处理一个Numpy数组的拐角案例以进行迭代

Question

I have a list of Numpy arrays with the same shape (but not necessarily the same dtype ) and I want to iterate over the elements of all the arrays at the same time. For instance, if the arrays are:

>>> a = np.array([[1,2,3], [4,5,6]])
>>> b = np.array([['one','two','three'],['four','five','six']])

I want the iteration over [a, b] to yield

[(1, 'one'), (2, 'two'), (3, 'three'), (4, 'four'), (5, 'five'), (6, 'six')]

I have found that numpy.nditer does almost what I need.

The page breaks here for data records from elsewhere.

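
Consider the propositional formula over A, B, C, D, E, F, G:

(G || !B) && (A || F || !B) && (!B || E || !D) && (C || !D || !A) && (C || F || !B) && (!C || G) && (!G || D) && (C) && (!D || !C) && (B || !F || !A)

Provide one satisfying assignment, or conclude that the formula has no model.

UNSATISFIABLE

(C) alone gives C = true.
(G) alone gives G = true.
(D) alone gives D = true.
But (!D) is also a unit clause — contradiction.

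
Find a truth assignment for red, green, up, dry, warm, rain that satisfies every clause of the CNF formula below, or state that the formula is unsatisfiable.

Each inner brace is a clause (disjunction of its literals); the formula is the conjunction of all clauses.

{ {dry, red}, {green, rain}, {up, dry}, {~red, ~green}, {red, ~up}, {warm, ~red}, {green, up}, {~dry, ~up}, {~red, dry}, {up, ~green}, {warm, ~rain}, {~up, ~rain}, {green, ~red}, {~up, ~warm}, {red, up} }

UNSATISFIABLE

Branch on dry: set dry = 1.
From the singleton clause (~up), up = 0.
From the singleton clause (green), green = 1.
Now (~green) is unsatisfied and unit — conflict.
Undo dry and try dry = 0.
From the singleton clause (red), red = 1.
Now (~red) is unsatisfied and unit — conflict.
Both values of dry lead to a conflict.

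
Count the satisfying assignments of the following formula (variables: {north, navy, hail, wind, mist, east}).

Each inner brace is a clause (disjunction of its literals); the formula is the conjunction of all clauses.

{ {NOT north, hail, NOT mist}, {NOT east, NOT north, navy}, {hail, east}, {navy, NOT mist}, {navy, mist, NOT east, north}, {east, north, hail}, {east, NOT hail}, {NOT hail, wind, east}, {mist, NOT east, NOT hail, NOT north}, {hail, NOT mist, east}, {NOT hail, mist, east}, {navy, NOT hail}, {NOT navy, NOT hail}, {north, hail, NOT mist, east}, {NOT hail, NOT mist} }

There are 2^6 = 64 truth assignments over (north, navy, hail, wind, mist, east).
Split on navy. With navy = true, the clauses containing navy are satisfied and NOT navy drops from the rest; 6 of the 2^5 = 32 assignments to the other variables satisfy what remains.
With navy = false, by the same count on the reduced clause set, 0 assignments work.
(One model: north=F, navy=T, hail=F, wind=F, mist=F, east=T.)
Total: 6 + 0 = 6.

6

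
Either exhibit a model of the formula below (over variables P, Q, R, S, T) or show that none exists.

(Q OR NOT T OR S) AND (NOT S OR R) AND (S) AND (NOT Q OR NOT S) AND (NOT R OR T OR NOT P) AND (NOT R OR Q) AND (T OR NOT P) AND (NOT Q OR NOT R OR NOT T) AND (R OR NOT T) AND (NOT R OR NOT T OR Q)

UNSATISFIABLE

Unit clause (S) forces S = true.
Unit clause (R) forces R = true.
Unit clause (NOT Q) forces Q = false.
But (Q) is also a unit clause — contradiction.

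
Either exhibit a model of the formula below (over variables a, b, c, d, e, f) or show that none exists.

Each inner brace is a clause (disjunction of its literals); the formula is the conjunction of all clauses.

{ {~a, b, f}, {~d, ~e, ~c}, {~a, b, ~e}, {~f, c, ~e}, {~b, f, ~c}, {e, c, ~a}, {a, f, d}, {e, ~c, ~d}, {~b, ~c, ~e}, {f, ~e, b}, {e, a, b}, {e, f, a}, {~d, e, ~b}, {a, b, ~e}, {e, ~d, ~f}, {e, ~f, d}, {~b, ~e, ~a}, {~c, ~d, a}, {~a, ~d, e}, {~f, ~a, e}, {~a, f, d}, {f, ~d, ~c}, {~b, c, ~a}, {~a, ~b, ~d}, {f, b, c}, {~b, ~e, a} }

UNSATISFIABLE

Branch on a: set a = 0.
Branch on f: set f = 1.
Branch on c: set c = 1.
From the singleton clause (~d), d = 0.
From the singleton clause (e), e = 1.
From the singleton clause (~b), b = 0.
Now (b) is unsatisfied and unit — conflict.
So c must be the other value — set c = 0.
From the singleton clause (~e), e = 0.
From the singleton clause (b), b = 1.
From the singleton clause (~d), d = 0.
Now (d) is unsatisfied and unit — conflict.
Both values of c lead to a conflict.
So f must be the other value — set f = 0.
From the singleton clause (d), d = 1.
From the singleton clause (e), e = 1.
From the singleton clause (~c), c = 0.
From the singleton clause (b), b = 1.
Now (~b) is unsatisfied and unit — conflict.
Both values of f lead to a conflict.
So a must be the other value — set a = 1.
Branch on b: set b = 1.
From the singleton clause (~e), e = 0.
From the singleton clause (c), c = 1.
From the singleton clause (f), f = 1.
Now (~f) is unsatisfied and unit — conflict.
So b must be the other value — set b = 0.
From the singleton clause (f), f = 1.
From the singleton clause (~e), e = 0.
Now (e) is unsatisfied and unit — conflict.
Both values of b lead to a conflict.
Both values of a lead to a conflict.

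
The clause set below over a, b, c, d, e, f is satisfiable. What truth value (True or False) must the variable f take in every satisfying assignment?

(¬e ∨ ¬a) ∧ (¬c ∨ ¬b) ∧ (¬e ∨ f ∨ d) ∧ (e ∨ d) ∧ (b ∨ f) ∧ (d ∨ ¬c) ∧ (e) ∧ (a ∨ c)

True

Suppose f = False.
Unit clause (b) forces b = True.
Unit clause (¬c) forces c = False.
Unit clause (e) forces e = True.
Unit clause (¬a) forces a = False.
Now (a) is unsatisfied and unit — conflict.
So every satisfying assignment has f = True.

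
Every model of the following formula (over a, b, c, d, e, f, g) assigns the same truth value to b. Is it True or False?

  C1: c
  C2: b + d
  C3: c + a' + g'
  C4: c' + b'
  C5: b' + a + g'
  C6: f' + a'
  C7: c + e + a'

Suppose b = 1.
From the singleton clause (c), c = 1.
Now (c') is unsatisfied and unit — conflict.
So every satisfying assignment has b = False.

False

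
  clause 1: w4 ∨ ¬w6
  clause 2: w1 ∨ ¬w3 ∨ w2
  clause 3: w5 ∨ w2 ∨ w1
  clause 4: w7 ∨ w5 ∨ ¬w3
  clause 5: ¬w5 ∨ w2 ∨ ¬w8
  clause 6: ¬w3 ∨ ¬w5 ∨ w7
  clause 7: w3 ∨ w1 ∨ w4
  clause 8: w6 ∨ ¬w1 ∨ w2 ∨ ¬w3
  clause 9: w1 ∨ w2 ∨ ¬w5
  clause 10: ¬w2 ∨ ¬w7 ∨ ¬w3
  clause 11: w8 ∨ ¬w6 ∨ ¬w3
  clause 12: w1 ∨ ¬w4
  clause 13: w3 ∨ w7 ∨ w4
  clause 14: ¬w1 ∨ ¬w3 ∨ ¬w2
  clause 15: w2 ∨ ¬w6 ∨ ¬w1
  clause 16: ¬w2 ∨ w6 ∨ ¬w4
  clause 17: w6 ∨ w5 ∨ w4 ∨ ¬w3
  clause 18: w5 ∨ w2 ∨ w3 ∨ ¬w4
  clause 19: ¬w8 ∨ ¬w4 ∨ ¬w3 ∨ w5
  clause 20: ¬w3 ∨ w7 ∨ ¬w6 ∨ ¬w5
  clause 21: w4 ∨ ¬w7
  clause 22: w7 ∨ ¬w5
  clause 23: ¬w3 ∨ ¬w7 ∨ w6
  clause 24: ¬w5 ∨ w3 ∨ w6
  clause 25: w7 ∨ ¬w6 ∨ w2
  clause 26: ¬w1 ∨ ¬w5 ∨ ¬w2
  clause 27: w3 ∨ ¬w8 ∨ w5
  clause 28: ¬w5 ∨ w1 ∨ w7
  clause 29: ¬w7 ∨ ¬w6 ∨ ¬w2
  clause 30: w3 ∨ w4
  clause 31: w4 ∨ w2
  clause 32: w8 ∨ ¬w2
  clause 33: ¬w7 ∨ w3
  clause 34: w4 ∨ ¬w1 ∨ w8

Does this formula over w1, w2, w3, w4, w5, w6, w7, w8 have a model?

No, unsatisfiable

Case w4 = True:
Unit clause (w1) forces w1 = True.
Case w3 = False:
Unit clause (¬w7) forces w7 = False.
Unit clause (¬w5) forces w5 = False.
Unit clause (w2) forces w2 = True.
Unit clause (w6) forces w6 = True.
Unit clause (¬w8) forces w8 = False.
But (w8) is also a unit clause — contradiction.
So w3 must be the other value — set w3 = True.
Unit clause (¬w2) forces w2 = False.
Unit clause (w6) forces w6 = True.
But (¬w6) is also a unit clause — contradiction.
Either choice for w3 ends in contradiction.
So w4 must be the other value — set w4 = False.
Unit clause (¬w6) forces w6 = False.
Unit clause (¬w7) forces w7 = False.
Unit clause (w3) forces w3 = True.
Unit clause (w5) forces w5 = True.
But (¬w5) is also a unit clause — contradiction.
Either choice for w4 ends in contradiction.
No assignment satisfies every clause.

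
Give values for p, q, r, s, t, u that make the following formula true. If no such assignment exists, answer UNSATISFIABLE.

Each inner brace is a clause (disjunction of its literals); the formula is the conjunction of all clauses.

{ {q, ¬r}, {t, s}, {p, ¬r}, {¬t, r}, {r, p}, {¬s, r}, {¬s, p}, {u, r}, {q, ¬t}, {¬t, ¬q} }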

This works:

>>> for x, y in np.nditer([a, b]):
...     print('{} {}'.format(x, y))
1 one
2 two
3 three
4 four
5 five
6 six

Note that the iterator yields tuples of scalars:

>>> next(np.nditer([a, b]))
(array(1), array('one', dtype='<U5'))

However, in the corner case of a list containing one array, np.nditer directly yields the array elements:

>>> next(np.nditer([a]))
array(1)

I need it to yield a tuple with one element because I am unpacking the iterated values in the arguments of a function within the loop.

How do I convince np.nditer to yield a one-element tuple when iterating over a list of one array?

Answer 1

One workaround would be np.atleast_1D :

a = sum(np.ogrid[2:4, 3:5])
b = 2*a
for z in map(np.atleast_1d, np.nditer([a, b])):
    print(np.arange(*z))

#[5 6 7 8 9]
#[ 6  7  8  9 10 11]
#[ 6  7  8  9 10 11]
#[ 7  8  9 10 11 12 13]

for z in map(np.atleast_1d, np.nditer([a])):
    print(np.arange(*z))

#[0 1 2 3 4]
#[0 1 2 3 4 5]
#[0 1 2 3 4 5]
#[0 1 2 3 4 5 6]

Note that this unpacks the 0D arrays nditer returns into proper scalars. Also, it yields arrays, not tuples but as you just want to splat them to a function it shouldn't matter.

Answer 2

That goes against the behaviour of nditer .

Maybe you can always supply an array of None so that you always get a tuple? You have to handle the None in the function though.